Zebrafish alk5a and alk5b are not expressed in the endothelium and activities are not necessary for vessel development. alk5a is expressed in the eye, brain, pharyngeal arches, and endoderm at 24 and 48 hpf (A-D). alk5b is also expressed in these tissues, as well as in the spinal cord and ventral somites (E-H). Neither seems to be expressed in blood vessels (compare A-H with I-L, vecad expression).

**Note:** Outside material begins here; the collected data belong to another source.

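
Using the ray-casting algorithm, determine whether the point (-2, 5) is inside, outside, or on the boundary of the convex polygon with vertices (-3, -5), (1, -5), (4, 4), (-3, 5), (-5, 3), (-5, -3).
The point (-2, 5) lies strictly outside the polygon

Cast a horizontal ray to the right from the query point and count how many polygon edges it crosses (each edge strictly once or zero times, handled with the usual half-open convention). 
Parity of crossings → even ⇒ outside.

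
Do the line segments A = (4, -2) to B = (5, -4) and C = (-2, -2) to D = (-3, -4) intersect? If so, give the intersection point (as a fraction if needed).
No (intersection of containing lines falls outside at least one segment)

Parametrize and solve: t = -3, s = -3. At least one of these is outside [0, 1], so the segments do not intersect.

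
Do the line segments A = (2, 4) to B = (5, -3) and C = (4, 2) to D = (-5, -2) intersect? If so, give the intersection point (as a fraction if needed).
Yes; intersection at (76/25, 118/75) (t = 26/75 on AB, s = 8/75 on CD)

Parametrize AB as A + t(B − A) = (2 + 3 t, 4 + -7 t) and CD as C + s(D − C) = (4 + -9 s, 2 + -4 s). Solve the linear system for (t, s). Determinant = 75 ≠ 0, so a unique intersection of the containing lines exists. Solution: t = 26/75, s = 8/75 — both in [0, 1], so the segments cross. Intersection point: (76/25, 118/75).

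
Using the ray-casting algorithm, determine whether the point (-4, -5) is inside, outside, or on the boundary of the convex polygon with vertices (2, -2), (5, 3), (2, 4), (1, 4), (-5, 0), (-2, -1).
The point (-4, -5) lies strictly outside the polygon

Cast a horizontal ray to the right from the query point and count how many polygon edges it crosses (each edge strictly once or zero times, handled with the usual half-open convention). 
Parity of crossings → even ⇒ outside.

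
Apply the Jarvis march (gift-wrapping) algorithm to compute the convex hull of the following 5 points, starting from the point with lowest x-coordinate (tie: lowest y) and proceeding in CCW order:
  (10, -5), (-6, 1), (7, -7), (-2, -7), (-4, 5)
Hull (CCW) = [(-6, 1), (-2, -7), (7, -7), (10, -5), (-4, 5)]

Jarvis march: at each step, from the current hull vertex p, select the next vertex q as the point such that every other point lies strictly to the left of (or on) the directed line p → q. (Equivalently: for every other point r, the cross product (q − p) × (r − p) ≥ 0.)
Starting point (lowest x, tie lowest y): (-6, 1). Wrap until returning to start. Resulting hull: (-6, 1), (-2, -7), (7, -7), (10, -5), (-4, 5).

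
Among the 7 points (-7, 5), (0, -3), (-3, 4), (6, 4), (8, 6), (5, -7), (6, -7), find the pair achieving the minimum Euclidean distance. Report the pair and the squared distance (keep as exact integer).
Pair = ((5, -7), (6, -7)); squared distance = 1

Compute all C(7, 2) = 21 pairwise squared distances (x_i − x_j)² + (y_i − y_j)². The minimum is 1, attained by the pair ((5, -7), (6, -7)).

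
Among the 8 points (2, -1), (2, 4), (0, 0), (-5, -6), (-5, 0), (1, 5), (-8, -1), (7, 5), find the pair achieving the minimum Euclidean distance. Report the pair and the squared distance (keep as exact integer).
Pair = ((2, 4), (1, 5)); squared distance = 2

Compute all C(8, 2) = 28 pairwise squared distances (x_i − x_j)² + (y_i − y_j)². The minimum is 2, attained by the pair ((2, 4), (1, 5)).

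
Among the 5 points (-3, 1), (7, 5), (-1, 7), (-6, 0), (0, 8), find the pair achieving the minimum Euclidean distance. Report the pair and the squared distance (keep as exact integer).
Pair = ((-1, 7), (0, 8)); squared distance = 2

Compute all C(5, 2) = 10 pairwise squared distances (x_i − x_j)² + (y_i − y_j)². The minimum is 2, attained by the pair ((-1, 7), (0, 8)).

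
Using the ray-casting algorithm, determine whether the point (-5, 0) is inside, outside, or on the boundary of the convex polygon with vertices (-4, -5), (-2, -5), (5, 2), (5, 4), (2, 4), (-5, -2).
The point (-5, 0) lies strictly outside the polygon

Cast a horizontal ray to the right from the query point and count how many polygon edges it crosses (each edge strictly once or zero times, handled with the usual half-open convention). 
Parity of crossings → even ⇒ outside.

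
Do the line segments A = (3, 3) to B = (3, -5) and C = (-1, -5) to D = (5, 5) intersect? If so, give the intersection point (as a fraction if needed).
Yes; intersection at (3, 5/3) (t = 1/6 on AB, s = 2/3 on CD)

Parametrize AB as A + t(B − A) = (3 + 0 t, 3 + -8 t) and CD as C + s(D − C) = (-1 + 6 s, -5 + 10 s). Solve the linear system for (t, s). Determinant = -48 ≠ 0, so a unique intersection of the containing lines exists. Solution: t = 1/6, s = 2/3 — both in [0, 1], so the segments cross. Intersection point: (3, 5/3).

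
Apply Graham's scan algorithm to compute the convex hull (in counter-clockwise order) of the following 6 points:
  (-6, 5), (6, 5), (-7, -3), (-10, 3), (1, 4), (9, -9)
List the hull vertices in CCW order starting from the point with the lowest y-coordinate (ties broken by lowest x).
Hull (CCW) = [(9, -9), (6, 5), (-6, 5), (-10, 3), (-7, -3)]

Graham scan procedure:
  1. Find the pivot p₀ = point with lowest y (tie → lowest x): (9, -9).
  2. Sort the remaining points by polar angle around p₀.
  3. Walk through sorted points, maintaining a stack; pop the top while the last three entries make a non-left turn (cross product ≤ 0).
  4. Final stack is the convex hull in CCW order: (9, -9), (6, 5), (-6, 5), (-10, 3), (-7, -3).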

Exposure of phenotypically wild-type zebrafish embryos to 100 μM SB-431542 beginning at the 8- to 10-somite stage had no effect on trunk (M,N) or cranial (O,P) vascular anatomy at 24 or 48 hpf, respectively. This same exposure regimen did not exacerbate the cranial vascular phenotype in alk1^−/− embryos (Q,R). Comparing panels Q and R with O and P, note enlargement of basal communicating artery (asterisk), posterior connecting segments (arrows), and primordial hindbrain channel (arrowhead). (A-L) In situ hybridization, lateral views, anterior to the left. First and third rows, head; second and fourth rows, trunk and tail. M-R, 2-dimensional reconstructions of laser scanning confocal Z-series of TG(flk1:GFP)^la116 embryos. (M,N) Lateral views of the trunk, anterior to the left. (O-R) Dorsal views of the head, anterior to the left.